To summarize answers not posted:
• Yes, I want to spend the money both here and in the third world, but I’ve been saving for college education (and this is a drop in the budget compared to college?)
• Yes, that price is more than reasonable, but anyone buying a gas-guzzler should pay much more and attention should be given to those unable to pay the extra cost.
• Yes, that will be much cheaper than paying for climate change (from someone in her 30’s – people who expect to live less than a decade more might not see it as cheaper).
• Yes, where do I sign up?
To answer the last question:
In order to spend hundreds of dollars more/household in the US, you need to elect legislators, or train them afterwards, who will strongly promote carbon cap and trade (explanation at end). If the cap is set low enough, coal power will be less attractive and only built with geological storage. The price of driving, flying, and possibly taking the bus will go up, along with the price of goods that travel long distances. The price of electricity will rise, especially for regions that depend on coal power and to a lesser extent electricity made from natural gas. The price of aluminum will rise.
The money raised can go to large increases for the research and development of technological reductions to reducing greenhouse gas emissions, earned income credit to reduce the penalties of being poor in a changing economic climate, and even toward the substantial tax increases that will be implemented beginning January 2009. (Nothing about cap and trade precludes the government getting tax revenue from taxes on automobiles, fuels, and coal power.)

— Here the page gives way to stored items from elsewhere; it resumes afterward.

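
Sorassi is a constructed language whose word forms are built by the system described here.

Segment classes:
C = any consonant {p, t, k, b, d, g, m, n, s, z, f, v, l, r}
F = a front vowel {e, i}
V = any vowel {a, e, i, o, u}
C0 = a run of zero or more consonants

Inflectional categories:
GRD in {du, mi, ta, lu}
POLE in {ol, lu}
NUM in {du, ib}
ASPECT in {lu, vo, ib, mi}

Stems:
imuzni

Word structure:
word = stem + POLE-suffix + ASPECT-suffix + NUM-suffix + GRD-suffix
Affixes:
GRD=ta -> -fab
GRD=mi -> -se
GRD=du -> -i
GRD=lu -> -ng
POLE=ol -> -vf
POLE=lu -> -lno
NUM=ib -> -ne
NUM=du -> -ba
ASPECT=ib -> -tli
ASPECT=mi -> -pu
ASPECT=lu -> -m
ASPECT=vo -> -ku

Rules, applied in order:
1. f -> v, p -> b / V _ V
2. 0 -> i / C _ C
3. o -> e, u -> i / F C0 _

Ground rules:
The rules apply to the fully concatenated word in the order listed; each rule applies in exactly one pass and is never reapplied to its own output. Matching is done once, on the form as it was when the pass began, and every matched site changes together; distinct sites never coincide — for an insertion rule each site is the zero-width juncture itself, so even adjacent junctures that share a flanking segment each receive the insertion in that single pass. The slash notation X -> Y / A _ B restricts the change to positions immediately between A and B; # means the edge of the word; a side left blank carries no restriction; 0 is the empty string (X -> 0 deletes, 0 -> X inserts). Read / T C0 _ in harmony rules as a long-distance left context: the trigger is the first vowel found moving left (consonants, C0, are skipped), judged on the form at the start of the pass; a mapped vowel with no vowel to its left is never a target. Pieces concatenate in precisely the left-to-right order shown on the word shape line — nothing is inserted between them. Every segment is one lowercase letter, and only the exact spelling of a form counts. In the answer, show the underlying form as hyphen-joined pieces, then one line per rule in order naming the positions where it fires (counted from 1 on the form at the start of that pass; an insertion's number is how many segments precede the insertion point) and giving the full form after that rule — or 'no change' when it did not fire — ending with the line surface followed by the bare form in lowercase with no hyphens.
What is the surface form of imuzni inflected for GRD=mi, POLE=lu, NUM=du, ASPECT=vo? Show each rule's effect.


underlying: imuzni-lno-ku-ba-se
1. f -> v, p -> b / V _ V: no change
2. 0 -> i / C _ C: inserts after position(s) 4, 7: imuzinilinokubase
3. o -> e, u -> i / F C0 _: fires at position(s) 3, 11: imizinilinekubase
surface: imizinilinekubase


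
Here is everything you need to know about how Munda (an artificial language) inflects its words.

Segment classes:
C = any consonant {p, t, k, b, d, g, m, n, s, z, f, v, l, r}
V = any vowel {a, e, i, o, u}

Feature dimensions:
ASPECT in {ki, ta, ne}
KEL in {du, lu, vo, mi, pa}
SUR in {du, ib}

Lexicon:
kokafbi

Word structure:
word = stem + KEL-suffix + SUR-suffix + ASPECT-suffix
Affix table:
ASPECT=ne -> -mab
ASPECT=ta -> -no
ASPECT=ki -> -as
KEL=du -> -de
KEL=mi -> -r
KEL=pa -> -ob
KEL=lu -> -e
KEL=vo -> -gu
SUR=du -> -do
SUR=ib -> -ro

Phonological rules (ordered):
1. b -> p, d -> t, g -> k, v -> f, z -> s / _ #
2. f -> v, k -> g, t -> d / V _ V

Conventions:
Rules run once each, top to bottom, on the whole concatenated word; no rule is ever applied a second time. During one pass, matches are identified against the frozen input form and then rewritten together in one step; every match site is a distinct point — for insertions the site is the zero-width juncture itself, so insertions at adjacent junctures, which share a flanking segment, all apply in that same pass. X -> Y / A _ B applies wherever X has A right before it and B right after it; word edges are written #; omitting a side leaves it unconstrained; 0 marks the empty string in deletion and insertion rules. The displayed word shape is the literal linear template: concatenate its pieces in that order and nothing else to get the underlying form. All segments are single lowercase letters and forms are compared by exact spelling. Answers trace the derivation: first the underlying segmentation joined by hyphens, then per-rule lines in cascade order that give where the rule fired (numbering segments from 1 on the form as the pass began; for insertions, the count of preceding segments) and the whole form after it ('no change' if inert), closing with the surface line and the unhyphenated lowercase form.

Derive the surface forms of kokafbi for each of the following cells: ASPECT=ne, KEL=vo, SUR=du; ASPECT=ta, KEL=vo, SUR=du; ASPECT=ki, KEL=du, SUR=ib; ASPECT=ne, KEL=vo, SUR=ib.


cell ASPECT=ne, KEL=vo, SUR=du:
underlying: kokafbi-gu-do-mab
1. b -> p, d -> t, g -> k, v -> f, z -> s / _ #: fires at position(s) 14: kokafbigudomap
2. f -> v, k -> g, t -> d / V _ V: fires at position(s) 3: kogafbigudomap
surface: kogafbigudomap

cell ASPECT=ta, KEL=vo, SUR=du:
underlying: kokafbi-gu-do-no
1. b -> p, d -> t, g -> k, v -> f, z -> s / _ #: no change
2. f -> v, k -> g, t -> d / V _ V: fires at position(s) 3: kogafbigudono
surface: kogafbigudono

cell ASPECT=ki, KEL=du, SUR=ib:
underlying: kokafbi-de-ro-as
1. b -> p, d -> t, g -> k, v -> f, z -> s / _ #: no change
2. f -> v, k -> g, t -> d / V _ V: fires at position(s) 3: kogafbideroas
surface: kogafbideroas

cell ASPECT=ne, KEL=vo, SUR=ib:
underlying: kokafbi-gu-ro-mab
1. b -> p, d -> t, g -> k, v -> f, z -> s / _ #: fires at position(s) 14: kokafbiguromap
2. f -> v, k -> g, t -> d / V _ V: fires at position(s) 3: kogafbiguromap
surface: kogafbiguromap


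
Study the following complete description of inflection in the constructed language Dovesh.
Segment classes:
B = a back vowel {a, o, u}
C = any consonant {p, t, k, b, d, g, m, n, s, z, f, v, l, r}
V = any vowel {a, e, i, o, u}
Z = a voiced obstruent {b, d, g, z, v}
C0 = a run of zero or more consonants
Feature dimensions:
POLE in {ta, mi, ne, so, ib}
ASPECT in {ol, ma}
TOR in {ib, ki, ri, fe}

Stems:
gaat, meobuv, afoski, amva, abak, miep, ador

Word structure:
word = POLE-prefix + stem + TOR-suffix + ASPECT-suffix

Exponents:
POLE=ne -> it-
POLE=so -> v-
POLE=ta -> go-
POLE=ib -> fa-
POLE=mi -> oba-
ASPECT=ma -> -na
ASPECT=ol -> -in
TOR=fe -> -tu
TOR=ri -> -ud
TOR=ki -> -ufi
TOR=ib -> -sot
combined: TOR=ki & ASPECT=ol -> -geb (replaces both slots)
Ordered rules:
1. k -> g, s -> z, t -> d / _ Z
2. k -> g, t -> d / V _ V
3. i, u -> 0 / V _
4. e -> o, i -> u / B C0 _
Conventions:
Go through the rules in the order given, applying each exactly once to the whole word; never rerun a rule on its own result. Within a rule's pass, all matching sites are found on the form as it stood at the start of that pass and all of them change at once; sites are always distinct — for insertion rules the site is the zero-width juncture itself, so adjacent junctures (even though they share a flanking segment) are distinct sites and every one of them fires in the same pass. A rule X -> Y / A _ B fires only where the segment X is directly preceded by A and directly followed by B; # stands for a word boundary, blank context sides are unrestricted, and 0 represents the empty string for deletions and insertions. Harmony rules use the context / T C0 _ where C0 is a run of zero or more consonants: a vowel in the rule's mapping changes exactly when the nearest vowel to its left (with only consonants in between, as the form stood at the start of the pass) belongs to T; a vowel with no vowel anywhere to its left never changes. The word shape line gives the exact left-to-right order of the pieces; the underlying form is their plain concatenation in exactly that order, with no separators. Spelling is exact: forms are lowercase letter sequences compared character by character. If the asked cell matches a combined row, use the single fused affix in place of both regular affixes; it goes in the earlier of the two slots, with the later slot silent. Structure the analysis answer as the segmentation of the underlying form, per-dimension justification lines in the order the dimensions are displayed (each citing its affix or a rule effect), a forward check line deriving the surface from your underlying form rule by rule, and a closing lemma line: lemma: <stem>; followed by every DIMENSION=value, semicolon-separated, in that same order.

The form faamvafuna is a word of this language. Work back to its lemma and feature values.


underlying: fa-amva-ufi-na
POLE=ib - signalled by the affix fa-
ASPECT=ma - signalled by the affix -na
TOR=ki - signalled by the affix -ufi
check: faamvaufina -> faamvaufina -> faamvaufina -> faamvafina -> faamvafuna
lemma: amva; POLE=ib; ASPECT=ma; TOR=ki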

To send money to the third world, you need to elect legislators, or train them afterwards, who will raise our taxes several hundred dollars/year and then send that money to the third world, and most immediately to countries like China and India: rich enough to rapidly build up energy supplies, huge coal reserves, not rich enough to use geological sequestration with coal power. Also, you need to elect legislators, or train them afterwards, who believe in treaties, because this money will only be spent in the third world after treaties are ratified.
Americans very much (overwhelmingly?) don’t support these proposals. So let’s hear from some grumps!
If you’re interested in public transit and good city planning issues, check out Bob Seeley’s blog, Surviving the Future. Part of his focus is on the choices we make as individuals, how much we pay for our choices, both individually and in social costs.
Cap and Trade
A cap and trade program first sets an aggressive cap, or maximum limit, on emissions. Sources covered by the program then receive authorizations to emit in the form of emissions allowances, with the total amount of allowances limited by the cap. Each source can design its own compliance strategy to meet the overall reduction requirement, including sale or purchase of allowances, installation of pollution controls, implementation of efficiency measures, among other options. Individual control requirements are not specified under a cap and trade program, but each emissions source must surrender allowances equal to its actual emissions in order to comply. Sources must also completely and accurately measure and report all emissions in a timely manner to guarantee that the overall cap is achieved.
Cap and trade programs are easier to monitor for compliance than many other programs because it only requires a meter recording emissions, and some paper pushers.